建設業協会や鉄骨業界団体が主催する研修会に参加し、カリキュラムを修了することで、認可を取得できる現場が多いです。
経験と適性
単なる知識習得だけでなく、現場での実務経験を通じて以下の能力が評価されます:
• 設計図書を読み取り、現物と照合する正確性
• 工事全体の進捗を理解し、据付準備のタイミングを判断する力
• 作業員への適切な指導・監督能力
• 問題発生時の報告・相談姿勢
現場での責務と実務フロー
1. 搬入前の確認
鉄骨が現場へ届く前に、納入元からの納品予定表・配送リストを受け取り、下記を確認します:
• 部材数・ロット・寸法が計画と一致しているか
• 特別な梱包・運搬条件が記載されているか
• 搬入ヤードのスペース確保
2. 搬入時の検査
鉄骨の到着時に、搬入据付準備員が立会い、以下を検査します:
• 外観検査:表面の傷・汚れ・異常腐食
• 梱包の状態:破損・濡れ・変形
• 部材の焼き印・刻印確認:部材の識別番号が施工図と一致しているか
• 寸法の抜き取り検査:孔位置・開口形状の確認
重大な不適合が発見された場合は、施工管理技士と相談し、納入元への返品・修理を指示します。
3. 野積みと保管
鉄骨在庫管理の一環として、搬入された鉄骨を敷地内に整理して配置します。
• 部材の種類ごとに分類し、据付順序に合わせたエリア分けを実施
• 高さ・重量を考慮した積み重ね
• 雨・湿度から保護するためのシート被覆
• 台座下の泥・砂の定期除去
4. 据付直前の準備
溶接・ボルト接合工事の開始直前に、該当部材を作業エリアに移動し、以下を実施します:
• 部材全体の仮置き・仮組立による寸法確認
• 墨出し位置の確認
• ボルト孔のバリ処理、詰まりの確認
• 溶接工事に先立つ部材の位置決め・仮固定
認可者の役割と現場組織での位置付け
搬入据付準備員は、施工管理技士や溶接管理技士と異なり、直接の法的責任は限定的ですが、現場組織における『品質の最初の関門』として機能します。
鉄骨材の不具合を現場で早期に発見し、手戻り工事を防ぐことは、工期短縮と原価低減に直結します。
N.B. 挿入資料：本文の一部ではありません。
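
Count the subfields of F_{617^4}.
F_{617^4} has 3 subfields

The subfields of F_{p^n} are exactly the fields F_{p^d} for d | n (each is the fixed field of the unique index-d subgroup of Gal(F_{p^n}/F_p) ≅ Z/nZ). The divisors of n = 4 are {1, 2, 4}, giving 3 subfields: F_{617^1}, F_{617^2}, F_{617^4}.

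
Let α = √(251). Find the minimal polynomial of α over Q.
m_α(x) = x^2 - 251

α satisfies α^2 - 251 = 0, so x^2 - 251 annihilates α. Since d = 251 is squarefree and ≠ 1, it is not a perfect square in Q, so x^2 - 251 has no rational root and is therefore irreducible over Q (a degree-2 polynomial over a field is irreducible iff it has no root). Hence m_α(x) = x^2 - 251.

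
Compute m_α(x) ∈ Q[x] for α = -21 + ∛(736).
m_α(x) = x^3 + 63x^2 + 1323x + 8525

Set β = α + 21 = ∛(736), so β^3 = 736. Then (α + 21)^3 - 736 = 0, i.e. α is a root of g(x) = (x + 21)^3 - 736 = x^3 + 63x^2 + 1323x + 8525. Since g(x) = h(x + 21) where h(x) = x^3 - 736, and h is irreducible over Q (because 736 is not a perfect cube, so h has no rational root, and a monic cubic with no rational root is irreducible), g is also irreducible (irreducibility is preserved under the substitution x → x + 21). Hence m_α(x) = x^3 + 63x^2 + 1323x + 8525.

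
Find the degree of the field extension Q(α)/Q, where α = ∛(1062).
[Q(α):Q] = 3

The minimal polynomial of α is x^3 - 1062, irreducible over Q since 1062 is not a perfect cube (so x^3 - 1062 has no rational root). Hence [Q(α):Q] = deg(m_α) = 3.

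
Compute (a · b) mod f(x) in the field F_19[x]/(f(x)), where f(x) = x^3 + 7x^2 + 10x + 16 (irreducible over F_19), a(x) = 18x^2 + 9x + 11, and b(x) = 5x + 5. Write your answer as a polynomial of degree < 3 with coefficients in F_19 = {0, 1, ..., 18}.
a · b ≡ 18x^2 + 17x + 2 (mod f(x))

Multiply in F_19[x]: a(x)·b(x) = (18x^2 + 9x + 11)·(5x + 5) = 14x^3 + 2x^2 + 5x + 17. This has degree ≥ 3, so divide by f(x) over F_19: 14x^3 + 2x^2 + 5x + 17 = (14)·(x^3 + 7x^2 + 10x + 16) + (18x^2 + 17x + 2). Hence a·b ≡ 18x^2 + 17x + 2 (mod f). (F_19[x]/(f) is a field with 19^3 = 6859 elements since f is irreducible of degree 3.)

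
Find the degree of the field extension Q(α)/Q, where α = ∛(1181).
[Q(α):Q] = 3

The minimal polynomial of α is x^3 - 1181, irreducible over Q since 1181 is not a perfect cube (so x^3 - 1181 has no rational root). Hence [Q(α):Q] = deg(m_α) = 3.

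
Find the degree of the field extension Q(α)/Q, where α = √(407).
[Q(α):Q] = 2

[Q(α):Q] equals the degree of the minimal polynomial of α. Here α^2 = 407 and x^2 - 407 is irreducible (d = 407 is squarefree, ≠ 1, hence not a square), so deg(m_α) = 2. Thus [Q(α):Q] = 2.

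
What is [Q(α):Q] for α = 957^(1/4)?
[Q(α):Q] = 4

α is a root of x^4 - 957. By Eisenstein's criterion at the prime p = 3 (which divides the constant term 957 but p^2 = 9 does not, since 957 is squarefree), x^4 - 957 is irreducible over Q. Hence [Q(α):Q] = 4.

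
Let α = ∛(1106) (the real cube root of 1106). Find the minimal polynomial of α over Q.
m_α(x) = x^3 - 1106

α satisfies α^3 = 1106, so x^3 - 1106 annihilates α. By the rational root test, a rational root p/q (in lowest terms) of x^3 - 1106 would satisfy p^3 = 1106 q^3, forcing q = 1 and p^3 = 1106; but 1106 is not a perfect cube, contradiction. A monic cubic over Q with no rational root is irreducible (any nontrivial factorization would include a linear factor). Hence x^3 - 1106 is the minimal polynomial of α, and in particular [Q(α):Q] = 3.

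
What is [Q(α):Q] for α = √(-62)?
[Q(α):Q] = 2

[Q(α):Q] equals the degree of the minimal polynomial of α. Here α^2 = -62 and x^2 + 62 is irreducible (d = -62 is squarefree, ≠ 1, hence not a square), so deg(m_α) = 2. Thus [Q(α):Q] = 2.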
そのため、認可されたこの職員の指導力・判断力が、工事全体の成否に大きく影響します。
野積み段階での劣化防止と環境対応
納入されたばかりの新しい鋼材も、現場での野積み期間が長ければ、雨による赤錆の発生や湿度による白錆が生じます。特に海岸近傍や川沿いの建設現場では、塩分・湿度の影響が顕著です。
搬入据付準備員には、以下の対応が期待されます:
• 定期的な目視点検:週1回程度、野積み鉄骨全体を巡視し、新たな腐食・破損がないか確認
• シート管理:雨天時のシート確認、通風悪化時の部分的シート除去による蒸れ防止
• 台座管理:台座下の水たまり、砂の堆積をクリアし、通風性を確保
• 現象記録:新規の腐食や変形が発見された場合、施工管理技士に報告し、是正措置を協議
環境への対応力も、認可される準備員の重要なスキルとなっています。
柴田工業の現場から
搬入据付準備員がしっかり検査してくれると、後々のトラブルが劇的に減ります。『鉄骨が来た、置いた、終わり』では駄目。納入元との信頼関係を築きながら、品質を守る重要な役割ですね。認可制度によって、その重要性を現場全体で認識できるようになったと感じます。